Has this happened to anyone else?
How did you fix it?

We park outdoors, so we really really need a way to close this window before i can take it in to the dealer.


----------



## xspeedy (Apr 10, 2003)

I'm not an expert, but judging from all the other experiences around here, it is probably the famed window regulator. They are known to fail on E46 models. If you are not under warranty, I think it is a $300 fix.


----------



## Weaselboy (Jul 7, 2002)

Yep.. window regulator for sure.
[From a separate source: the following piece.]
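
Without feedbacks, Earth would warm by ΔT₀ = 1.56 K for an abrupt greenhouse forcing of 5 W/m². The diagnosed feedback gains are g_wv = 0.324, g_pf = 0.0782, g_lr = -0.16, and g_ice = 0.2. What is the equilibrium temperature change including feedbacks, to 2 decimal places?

Total gain g = 0.324 + 0.0782 − 0.16 + 0.2 = 0.4422.
Amplification A = 1/(1 − 0.4422) = 1.793.
ΔT = 1.56 × 1.793 = 2.80 K.

2.80 K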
Had a bunch of these go out on my 2000 328i.

Have her hold up button while you have palms flat on each side of glass pulling up and you should be able to drag the sucker all the way up.


----------



## SlideR1 (Jun 7, 2003)

Does this mean the 2002 models still have the faulty window regulators? You'd think BMW would have redesigned them by now? Damn.


----------



## Ack (Mar 16, 2002)

SlideR1 said:


> *Does this mean the 2002 models still have the faulty window regulators? You'd think BMW would have redesigned them by now? Damn. *


They sure do. My car has had the right passenger regulator replaced twice. April 2002 build.


----------



## ChrisTO (Jan 24, 2002)

aaahhhh....i've been hit by this problem last night. front passenger window jammed half open. it did finally close with some assistance. it sounded like the glass was cracking as it was moving up.

i tried moving it down an inch and i swear i thought the glass cracked with all the noise it was making. 

two days ago a friend of mine slammed the door closed as she was leaving the car. is it possible that this caused the problem?  :bawling: :tsk:  

hopefully i can get an appointment this week....i have a list of problems for them to resolve. (faulty fuel sensor/browning of passenger low beam light/fading of front license plate holder/loose gear shift knob) sigh...


----------



## blkonblk330i (May 14, 2003)

Ahhhhh yes, it's that damned window regulator again. I've replaced both driver and front passenger already.


----------